Climate change is a pressing 21st century issue when it comes to flooding and amplification of water quality degradation due to increase in extreme precipitation events. Delaware River is the one of the longest rivers in the east of Mississippi, which starts from Hancock of New York, passes through New Jersey and Pennsylvania, and finally drains into Delaware Bay.
Among the factors are nonpoint source pollution from residential development and agricultural activities, along with climate change degrading the water quality in the Delaware River Watershed as well as creating flash flooding. The Upper Salem River Watershed, a tributary to Delaware River that spans a 15-square mile drainage area, faces both water quality degradation and flash flooding in several of its river sections.

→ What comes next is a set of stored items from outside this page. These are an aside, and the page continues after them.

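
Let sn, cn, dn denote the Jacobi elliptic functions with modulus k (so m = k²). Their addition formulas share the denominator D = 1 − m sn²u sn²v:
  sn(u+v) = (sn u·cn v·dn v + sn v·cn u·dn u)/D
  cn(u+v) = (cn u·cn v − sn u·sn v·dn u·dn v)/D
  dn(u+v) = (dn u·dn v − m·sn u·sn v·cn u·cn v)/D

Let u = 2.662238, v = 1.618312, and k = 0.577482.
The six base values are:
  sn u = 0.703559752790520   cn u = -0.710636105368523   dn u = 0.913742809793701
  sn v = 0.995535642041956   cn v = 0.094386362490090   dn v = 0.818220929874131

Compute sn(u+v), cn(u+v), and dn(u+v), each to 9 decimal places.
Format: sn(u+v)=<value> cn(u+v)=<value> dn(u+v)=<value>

m = k² = 0.333485460324
D = 1 − m·sn²u·sn²v = 0.8363965319856658
sn(u+v) = (sn u·cn v·dn v + sn v·cn u·dn u)/D = -0.5921046076910977/0.8363965319856658 = -0.7079233175266744
cn(u+v) = (cn u·cn v − sn u·sn v·dn u·dn v)/D = -0.5907379218135738/0.8363965319856658 = -0.7062893008548461
dn(u+v) = (dn u·dn v − m·sn u·sn v·cn u·cn v)/D = 0.7633106855605294/0.8363965319856658 = 0.9126181857167374

sn(u+v)=-0.707923318 cn(u+v)=-0.706289301 dn(u+v)=0.912618186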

In an effort to improve and maintain water quality and to reduce flooding in the watershed, a research team from Rutgers Center for Remote Sensing and Spatial Analysis (CRSSA), Rutgers Cooperative Extension Water Resources Program along with the Association of New Jersey Environmental Commissions and South Jersey Land and Water Trust has been awarded a $220,000 grant from the National Fish and Wildlife Foundation to implement several green infrastructure projects inside the hotspots.
According to Subhasis Giri, assistant research professor with CRSSA and the Department of Ecology, Evolution, and Natural Resources, “the end results of these on-the-ground green infrastructures implementation will enhance flooding resiliency in the communities in the Delaware River Basin as well as it will help to maintain a healthy ecosystem, which will be beneficial to fish, wildlife, and people.”